C. G. : Il faut le refondre ! Aujourd’hui, le système de santé est centré sur le soin et non sur la promotion de la bonne santé. Il n’y a pas de stratégie de santé publique. Le système met en compétition les soignants au lieu de les associer et de les unir sur un territoire pour répondre aux besoins de santé. À titre d’exemple, nous avons une carte Vitale sur laquelle il est inscrit « assurance maladie » et non « assurance santé ». Les professionnels de santé ne veulent plus être des personnes qui soignent l’impact de la maladie à la chaîne. Ils refusent le système. Je souhaite participer au réveil des consciences et rendre possible, collectivement, la refonte du système de santé. Pour cela, il faut l’adhésion de plus de 15 % de la population.
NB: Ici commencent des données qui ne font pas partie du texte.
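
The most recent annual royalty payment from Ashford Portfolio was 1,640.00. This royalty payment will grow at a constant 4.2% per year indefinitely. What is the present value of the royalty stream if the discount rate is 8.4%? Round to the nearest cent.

40687.62

D₁ = D₀ × (1 + g) = 1,640.00 × 1.042 = 1,708.8800
Growing perpetuity: P = D₁ / (r − g) = 1,708.8800 / (0.084 − 0.042) = 40,687.62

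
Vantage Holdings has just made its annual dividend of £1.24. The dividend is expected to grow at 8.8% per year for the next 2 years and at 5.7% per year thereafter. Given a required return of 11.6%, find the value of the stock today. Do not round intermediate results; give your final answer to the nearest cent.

£23.50

D_1 = 1.34912
D_2 = 1.46784
Terminal value at year 2: TV = D_2×(1+g_2)/(r−g_2) = 1.55151/0.059 = 26.29677
P_0 = D_1/(1+r)^1 + D_2/(1+r)^2 + TV/(1+r)^2
    = 1.20889 + 1.17856 + 21.11417 = 23.50162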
Pour agir en ce sens, je m’engage bénévolement depuis trois ans avec plus d’une centaine de professionnels au sein de l’Institut Santé. Aujourd’hui, je me sens légitime pour mener cette action.

Quel message faire passer aux infirmières concernant leur carrière ?

C. G. : Il faut croire en soi, s’écouter, savoir pour quoi on est fait, connaître sa zone de succès sans chercher à se conformer aux autres. Plus elles auront grandi en ayant confiance en elles et en l’équipe, avec leurs compétences complémentaires, plus elles seront vraies, et plus leur place dans le système de santé sera reconnue. Il faut être fier de qui l’on est. C’est une question d’autonomie dans un univers solidaire, générateur de bonne santé, tant pour les citoyens que pour leurs soignants.

POURQUOI ELLE

Après avoir débuté comme aide-soignante, Christelle Galvez est, à 42 ans, directrice des soins au CLB de Lyon. Une carrière inspirante qu’elle a construite en questionnant sans cesse sa place dans le système de santé. Être en phase avec elle-même, personnellement et professionnellement, ce qui guide ses choix. Aujourd’hui, le management d’équipe, l’acceptation de l’erreur et la connaissance de soi sont quelques-uns des mots-clés qui construisent son exercice professionnel et sa relation aux autres, tant avec les équipes managériales qu’avec les professionnels du terrain.

BIO EXPRESS

1998 Faisant fonction d’aide-soignante puis aide-soignante.

2003 Infirmière à la clinique Turin, à Paris.

2007-2009 Master spécialisé en management des établissements de santé, à Toulouse.

2010-2016 Entrepreneuse du premier centre de formation au travail en équipe.

2013 Directrice des soins et des parcours au centre Léon-Bérard, à Lyon.

2020-2021 Coordinatrice de l’Institut Santé en région Auvergne-Rhône-Alpes.